Daily numbers are still bone-chilling. We hear accounts of frontline workers crumbling under the pressure and grief of their cumulative experience, an extraordinary effort that doesn’t always end in recovery. Maybe you’ve tuned out or are taking a break. I have done that at various times in the last year as well. When it becomes just too much, then it is time for a COVID-hiatus. We can only process so much.

In the language of grief work, we are familiar with denial. It didn’t happen. It can’t have happened. It’s not happening. Emotionally, we reject what may take us out to sea. We know we can’t assimilate this information or reality, so we don’t. It’s a gift, a hazmat suit. Teflon can be a good thing. Sometimes, things can’t stick. If they did, we might just tip over. Denial protects us but doesn’t last forever…and shouldn’t. 

There is progress, and there is status quo. There is recovery, and there is infection. If you are not currently in a COVID-hiatus, look at the daily stats. Many people (too many) are still being infected, getting sick, and succumbing to this invisible insidious enemy. We preach mask use, frequent sanitization, and social distancing, yet even some who faithfully abide in those safety practices are still impacted. 

We find our control in being able to modify our experience. We reduce our risk, use our protection, and choose who we spend vulnerable time with. We live our lives in front of a computer screen, stay in the best health we can, and get on a vaccination list as quickly as possible. We feel safe, and for the most part, we are. Yet, we need to look no further than our neighborhood, city, or town to see the fallout of the virus. It’s still happening a year later. 
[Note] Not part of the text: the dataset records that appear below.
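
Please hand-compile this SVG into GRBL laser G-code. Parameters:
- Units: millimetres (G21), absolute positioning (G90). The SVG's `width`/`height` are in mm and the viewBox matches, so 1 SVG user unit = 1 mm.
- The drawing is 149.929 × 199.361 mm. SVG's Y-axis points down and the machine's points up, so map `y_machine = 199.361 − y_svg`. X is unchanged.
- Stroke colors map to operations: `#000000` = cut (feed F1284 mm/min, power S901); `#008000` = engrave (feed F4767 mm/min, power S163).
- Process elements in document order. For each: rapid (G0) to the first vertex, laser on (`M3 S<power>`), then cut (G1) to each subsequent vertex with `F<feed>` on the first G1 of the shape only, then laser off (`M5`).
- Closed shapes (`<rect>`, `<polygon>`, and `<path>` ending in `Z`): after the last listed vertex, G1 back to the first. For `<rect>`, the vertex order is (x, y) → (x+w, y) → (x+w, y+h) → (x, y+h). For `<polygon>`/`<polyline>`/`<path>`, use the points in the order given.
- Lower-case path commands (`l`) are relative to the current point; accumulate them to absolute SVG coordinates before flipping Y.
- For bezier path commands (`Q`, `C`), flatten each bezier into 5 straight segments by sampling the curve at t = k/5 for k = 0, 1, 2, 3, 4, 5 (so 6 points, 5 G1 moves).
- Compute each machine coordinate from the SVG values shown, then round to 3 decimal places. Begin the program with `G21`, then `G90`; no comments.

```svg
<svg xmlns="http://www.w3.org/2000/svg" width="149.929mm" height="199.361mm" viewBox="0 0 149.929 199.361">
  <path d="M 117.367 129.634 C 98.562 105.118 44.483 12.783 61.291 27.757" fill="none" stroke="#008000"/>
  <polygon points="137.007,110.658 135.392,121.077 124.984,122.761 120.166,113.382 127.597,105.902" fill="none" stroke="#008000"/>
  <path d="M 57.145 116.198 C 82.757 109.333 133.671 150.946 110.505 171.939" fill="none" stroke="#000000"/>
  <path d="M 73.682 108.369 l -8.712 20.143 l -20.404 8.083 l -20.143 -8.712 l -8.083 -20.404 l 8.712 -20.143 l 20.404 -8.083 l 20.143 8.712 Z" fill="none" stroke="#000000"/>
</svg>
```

G21
G90
G0 X117.367 Y69.727
M3 S163
G1 X102.700 Y91.174 F4767
G1 X84.664 Y120.491
G1 X68.353 Y149.273
G1 X58.863 Y169.112
G1 X61.291 Y171.604
M5
G0 X137.007 Y88.703
M3 S163
G1 X135.392 Y78.284 F4767
G1 X124.984 Y76.600
G1 X120.166 Y85.979
G1 X127.597 Y93.459
G1 X137.007 Y88.703
M5
G0 X57.145 Y83.163
M3 S901
G1 X74.753 Y82.017 F1284
G1 X93.664 Y72.554
G1 X109.106 Y58.089
G1 X116.310 Y41.939
G1 X110.505 Y27.422
M5
G0 X73.682 Y90.992
M3 S901
G1 X64.970 Y70.849 F1284
G1 X44.566 Y62.766
G1 X24.423 Y71.478
G1 X16.340 Y91.882
G1 X25.052 Y112.025
G1 X45.456 Y120.108
G1 X65.599 Y111.396
G1 X73.682 Y90.992
M5

Since the viewBox matches the mm dimensions, user units are millimetres directly. The only transform is the Y-flip y_m = 199.361 − y_svg.

Shape 1 is a cubic bezier drawn with `<path>`. Its stroke #008000 means engrave at S163, F4767. After flipping Y the toolpath is (117.367,69.727) → (102.700,91.174) → (84.664,120.491) → (68.353,149.273) → (58.863,169.112) → (61.291,171.604).

Shape 2 is a regular polygon drawn with `<polygon>`. Its stroke #008000 means engrave at S163, F4767. After flipping Y the toolpath is (137.007,88.703) → (135.392,78.284) → (124.984,76.600) → (120.166,85.979) → (127.597,93.459) → (137.007,88.703), returning to the start.

Shape 3 is a cubic bezier drawn with `<path>`. Its stroke #000000 means cut at S901, F1284. After flipping Y the toolpath is (57.145,83.163) → (74.753,82.017) → (93.664,72.554) → (109.106,58.089) → (116.310,41.939) → (110.505,27.422).

Shape 4 is a regular polygon drawn with `<path>`. Its stroke #000000 means cut at S901, F1284. After flipping Y the toolpath is (73.682,90.992) → (64.970,70.849) → (44.566,62.766) → (24.423,71.478) → (16.340,91.882) → (25.052,112.025) → (45.456,120.108) → (65.599,111.396) → (73.682,90.992), returning to the start.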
I’m a believer in processing. NOT processing leaves the foreign body inside you festering until it becomes a systemic or system-wide problem. These unprocessed feelings tend to exit sideways. They wait, lurk, and pop out at inopportune times, often at innocent people or circumstances. 

Look for the helpers.

With surgical precision, many of us are working hard to remove these ethereal foreign bodies from ourselves, to prevent sepsis. It’s not easy. If we can’t do it on our own, we look for the helpers. The old story of the man who was in the midst of a major flood comes to mind. The Jeep comes down the road and says, “Get in, you’ll drown in the flood. We are here to get you to safety,” and the man says, “God will save me.” The water takes over his first floor. A canoe and then a powerboat come along to rescue him. Again, he rejects their offers and maintains that “God will save me.” With the house submerged, his next and only option is the roof. The helicopter arrives, and again, he declines help. Not unexpectedly, he dies. As he meets God, he asks, “Why didn’t you help me?” God says, “Well, first I sent the Jeep, then the boats, then the helicopter. Not sure exactly what you were expecting… .”

In every act of kindness, no matter how small, we are recipients of “the helpers.” In the darkness, the smallest light is so significant. This week, I saw on Facebook that someone at the grocery store paid for the order behind him, who was a friend of mine. Imagine? How wonderful. 

Perhaps we only have so much control over the externals. We are fanatical in how we protect ourselves from the evils of COVID-19. We sanctuary in our homes and do our work as we are able. We are mindful and deeply appreciative of those who step into harm’s way as part of their daily work and calling in this life. We give and receive the blessings that come through the helpers, in whatever form it manifests, whether we ask for that help or not. 

We tend ourselves and those we love, so bitterness, anger, and illness do not take hold. We try to direct our openness to experience, all the wonder and beauty that is still present, and to protect and deflect the flip side of the coin. Management of the “both/and” of this seems the real deal. We can’t control it all, but there are things we can. Maybe it’s an “inside job.” 

Joanne MacInnis, RN, is the founder and president of Aberdeen Home Care, Inc., of Danvers, a concierge private duty home care agency in business since 2001. With 35 years of nursing practice, management and administration experience focused on home care and hospice, Joanne and her team specialize in advising and supporting families addressing the elders in their lives retain dignity and quality of life.